Adapto: "Que livro maravilhoso! Angustiante, lacerante e duro de descer em alguns momentos, não pela escrita, mas pelas verdade que ele encerra. Ele vem nos mostrar que, mesmo que estejamos vivendo uma vida dura e difícil hoje, não importa quais desafios estejamos enfrentando, não há melhor momento para viver do que agora, quando quer que estejamos vivendo."

Falei recentemente sobre esse assunto aqui mesmo no blog, nessa minha Jornada para os 50 e percebo que isso é um tema recorrente em minha mente, já que escrevi sobre isso há 4 anos. Tenho certeza, entretanto, que já penso assim há bastante tempo.

Bom, mas decidi escrever sobre Octavia não apenas por Kindred. É que, neste momento, estou terminando a leitura de mais um dos livros dela. Desta vez estou no segundo, e último, livro da série chamada de 'Parable Series' (Série das Parábolas) ou 'Earthseed Series'  (Série Semente da Terra).

Os dois livros da série se chamam A Parábola do Semeador e A Parábola dos Talentos.

Preciso confessar algo. Tenho a pretensão de ler tudo que ela escreveu. Entretanto, tenho a mesma pretensão com muitos outros autores, logo, sei que não conseguirei. Tantos livros e tão pouco tempo... 😁 Sem saber exatamente do que se tratava, escolhi ler esses por causa do título. Amo parábolas e, sendo Espírita, gosto de ver interpretações e considerações diferentes sobre as parábolas de Jesus. Ora, unindo o útil a agradável, pensei eu, vamos ver do que se tratam esses livros.

Surpresa!

Não é uma recontagem, nem uma história religiosa, mas tem muita religião nela, o lado bom, mas também o lado ruim, odioso do fanaticismo religioso.

Lançada em 1993, ela cria uma ficção do futuro, mas não do futuro distante. Ela pula apenas 31 anos. Se você fez as contas mentais, vai perceber que, se estiver lendo próximo de quando escrevo, a história começa em 2024, ou seja, agora!

O primeiro relato do livro se dá no Sábado, dia 20 de Julho de 2024, ou seja, em aproximadamente três meses. Isso também me surpreendeu, pois não tinha ideia.
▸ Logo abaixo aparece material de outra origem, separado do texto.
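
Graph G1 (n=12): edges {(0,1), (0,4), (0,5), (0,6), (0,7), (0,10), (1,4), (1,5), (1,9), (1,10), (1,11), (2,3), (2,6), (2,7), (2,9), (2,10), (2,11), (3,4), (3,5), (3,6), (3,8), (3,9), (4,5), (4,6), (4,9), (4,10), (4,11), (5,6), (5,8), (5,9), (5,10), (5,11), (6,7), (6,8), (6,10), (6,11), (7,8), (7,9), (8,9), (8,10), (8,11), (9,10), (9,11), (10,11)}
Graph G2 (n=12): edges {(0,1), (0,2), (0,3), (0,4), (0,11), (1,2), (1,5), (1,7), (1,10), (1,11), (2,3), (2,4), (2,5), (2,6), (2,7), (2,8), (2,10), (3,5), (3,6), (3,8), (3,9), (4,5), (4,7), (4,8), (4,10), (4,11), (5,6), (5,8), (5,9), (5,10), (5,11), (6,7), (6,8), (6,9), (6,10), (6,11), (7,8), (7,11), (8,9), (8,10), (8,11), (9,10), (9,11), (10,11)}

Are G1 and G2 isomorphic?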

A história é contada em formato de diário, com a protagonista, Lauren Oya Olamina, escrevendo em seu diário os acontecimentos de sua época. Guardadas as devidas proporções, é como o Diário de Anne Frank. 
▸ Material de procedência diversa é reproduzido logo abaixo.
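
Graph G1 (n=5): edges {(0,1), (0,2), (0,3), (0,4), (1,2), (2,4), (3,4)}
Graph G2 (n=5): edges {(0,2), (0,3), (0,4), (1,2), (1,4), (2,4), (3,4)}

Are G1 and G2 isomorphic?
Yes, isomorphic

The graphs are isomorphic.
One valid mapping φ: V(G1) → V(G2): 0→4, 1→3, 2→0, 3→1, 4→2

Verify φ preserves adjacency — for each edge of G1, its image is an edge of G2:
  (0,1) → (φ(0),φ(1)) = (3,4) ∈ E(G2) ✓
  (0,2) → (φ(0),φ(2)) = (0,4) ∈ E(G2) ✓
  (0,3) → (φ(0),φ(3)) = (1,4) ∈ E(G2) ✓
  (0,4) → (φ(0),φ(4)) = (2,4) ∈ E(G2) ✓
  (1,2) → (φ(1),φ(2)) = (0,3) ∈ E(G2) ✓
  (2,4) → (φ(2),φ(4)) = (0,2) ∈ E(G2) ✓
  (3,4) → (φ(3),φ(4)) = (1,2) ∈ E(G2) ✓
All 7 edges of G1 map to edges of G2, and |E(G1)| = |E(G2)| = 7, so φ is a bijection on edges as well as vertices. Hence G1 ≅ G2.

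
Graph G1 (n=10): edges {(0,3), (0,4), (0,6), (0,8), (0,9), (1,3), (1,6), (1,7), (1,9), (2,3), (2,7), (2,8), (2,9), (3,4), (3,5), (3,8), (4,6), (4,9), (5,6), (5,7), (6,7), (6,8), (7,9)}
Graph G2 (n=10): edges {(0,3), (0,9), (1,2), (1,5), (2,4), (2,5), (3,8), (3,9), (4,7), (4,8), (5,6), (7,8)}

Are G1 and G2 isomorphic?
No, not isomorphic

The graphs are NOT isomorphic.

Counting triangles (3-cliques): G1 has 10, G2 has 3.
Triangle count is an isomorphism invariant, so differing triangle counts rule out isomorphism.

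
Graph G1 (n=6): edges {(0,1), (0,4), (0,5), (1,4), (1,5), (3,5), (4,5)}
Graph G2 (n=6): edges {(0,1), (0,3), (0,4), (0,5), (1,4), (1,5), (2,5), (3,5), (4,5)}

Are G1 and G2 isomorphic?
No, not isomorphic

The graphs are NOT isomorphic.

Counting edges: G1 has 7 edge(s); G2 has 9 edge(s).
Edge count is an isomorphism invariant (a bijection on vertices induces a bijection on edges), so differing edge counts rule out isomorphism.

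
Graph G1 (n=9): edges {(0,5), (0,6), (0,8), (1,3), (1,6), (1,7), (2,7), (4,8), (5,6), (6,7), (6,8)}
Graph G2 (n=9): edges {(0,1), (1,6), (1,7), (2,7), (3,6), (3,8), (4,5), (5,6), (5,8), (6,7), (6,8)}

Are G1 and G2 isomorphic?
Yes, isomorphic

The graphs are isomorphic.
One valid mapping φ: V(G1) → V(G2): 0→8, 1→1, 2→2, 3→0, 4→4, 5→3, 6→6, 7→7, 8→5

Verify φ preserves adjacency — for each edge of G1, its image is an edge of G2:
  (0,5) → (φ(0),φ(5)) = (3,8) ∈ E(G2) ✓
  (0,6) → (φ(0),φ(6)) = (6,8) ∈ E(G2) ✓
  (0,8) → (φ(0),φ(8)) = (5,8) ∈ E(G2) ✓
  (1,3) → (φ(1),φ(3)) = (0,1) ∈ E(G2) ✓
  (1,6) → (φ(1),φ(6)) = (1,6) ∈ E(G2) ✓
  (1,7) → (φ(1),φ(7)) = (1,7) ∈ E(G2) ✓
  (2,7) → (φ(2),φ(7)) = (2,7) ∈ E(G2) ✓
  (4,8) → (φ(4),φ(8)) = (4,5) ∈ E(G2) ✓
  (5,6) → (φ(5),φ(6)) = (3,6) ∈ E(G2) ✓
  (6,7) → (φ(6),φ(7)) = (6,7) ∈ E(G2) ✓
  (6,8) → (φ(6),φ(8)) = (5,6) ∈ E(G2) ✓
All 11 edges of G1 map to edges of G2, and |E(G1)| = |E(G2)| = 11, so φ is a bijection on edges as well as vertices. Hence G1 ≅ G2.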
Apesar de ser uma ficção, os relatos são tão incríveis e impressionantes. São tão realistas que a gente parece estar vendo o que está acontecendo nas cidades e nos caminhos por onde a história é relatada. Uma pequena sinopse que encontrei, nos dá um excelente ideia do contexto e da história em si.
"Quando uma crise ambiental e econômica leva ao caos social, nem mesmo os bairros murados estão seguros. Em uma noite de fogo e morte, Lauren Olamina, a jovem filha de um pastor, perde sua família, seu lar e se aventura pelas terras americanas desprotegidas. Mas o que começa como uma fuga pela sobrevivência acaba levando a algo muito maior: uma visão estonteante do destino humano ... e ao nascimento de uma nova fé."
Fazia tempo que eu não tinha sentimentos de raiva e rancor com algo que eu leio. O segundo, e último, livro da série "A Parábola dos Talentos" foi capaz de fazer isso comigo. Na verdade ainda está sendo, pois não terminei ainda. Estou no penúltimo capítulo e, mesmo agora, ao escrever, sinto aquele gosto amargo na boca de quem está presenciando injustiças e se sente completamente impotente para fazer algo para mudar a situação.
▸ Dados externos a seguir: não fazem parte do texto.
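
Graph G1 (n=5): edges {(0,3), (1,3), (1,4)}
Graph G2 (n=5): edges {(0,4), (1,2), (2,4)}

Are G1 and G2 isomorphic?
Yes, isomorphic

The graphs are isomorphic.
One valid mapping φ: V(G1) → V(G2): 0→1, 1→4, 2→3, 3→2, 4→0

Verify φ preserves adjacency — for each edge of G1, its image is an edge of G2:
  (0,3) → (φ(0),φ(3)) = (1,2) ∈ E(G2) ✓
  (1,3) → (φ(1),φ(3)) = (2,4) ∈ E(G2) ✓
  (1,4) → (φ(1),φ(4)) = (0,4) ∈ E(G2) ✓
All 3 edges of G1 map to edges of G2, and |E(G1)| = |E(G2)| = 3, so φ is a bijection on edges as well as vertices. Hence G1 ≅ G2.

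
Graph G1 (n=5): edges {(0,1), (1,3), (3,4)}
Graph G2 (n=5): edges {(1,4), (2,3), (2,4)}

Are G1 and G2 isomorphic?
Yes, isomorphic

The graphs are isomorphic.
One valid mapping φ: V(G1) → V(G2): 0→3, 1→2, 2→0, 3→4, 4→1

Verify φ preserves adjacency — for each edge of G1, its image is an edge of G2:
  (0,1) → (φ(0),φ(1)) = (2,3) ∈ E(G2) ✓
  (1,3) → (φ(1),φ(3)) = (2,4) ∈ E(G2) ✓
  (3,4) → (φ(3),φ(4)) = (1,4) ∈ E(G2) ✓
All 3 edges of G1 map to edges of G2, and |E(G1)| = |E(G2)| = 3, so φ is a bijection on edges as well as vertices. Hence G1 ≅ G2.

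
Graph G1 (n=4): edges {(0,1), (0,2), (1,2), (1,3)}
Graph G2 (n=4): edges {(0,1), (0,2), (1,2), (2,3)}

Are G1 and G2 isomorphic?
Yes, isomorphic

The graphs are isomorphic.
One valid mapping φ: V(G1) → V(G2): 0→0, 1→2, 2→1, 3→3

Verify φ preserves adjacency — for each edge of G1, its image is an edge of G2:
  (0,1) → (φ(0),φ(1)) = (0,2) ∈ E(G2) ✓
  (0,2) → (φ(0),φ(2)) = (0,1) ∈ E(G2) ✓
  (1,2) → (φ(1),φ(2)) = (1,2) ∈ E(G2) ✓
  (1,3) → (φ(1),φ(3)) = (2,3) ∈ E(G2) ✓
All 4 edges of G1 map to edges of G2, and |E(G1)| = |E(G2)| = 4, so φ is a bijection on edges as well as vertices. Hence G1 ≅ G2.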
Lauren, a partir de onde a gente a maior parte da história ser contada, é ajudada no segundo livro por outros narradores, que também vão contando partes da história do ponto de vista deles. Assim, a gente vai vendo o mundo por perspectivas diferentes e conhecendo outros locais aos quais ela não tem acesso.

O livro, ou melhor, a série - que infelizmente não pode ser completada antes de ela morrer em 2006, é uma brilhante ficção dos nossos dias. Infelizmente, não de dias melhores a curto prazo, mas de para onde poderíamos - ou poderemos - ir caso nos deixemos levar pelos radicalismos e fanatismos - sejam eles religiosos, ou não - daqueles que nos governam e que enxergam apenas o próprio umbigo.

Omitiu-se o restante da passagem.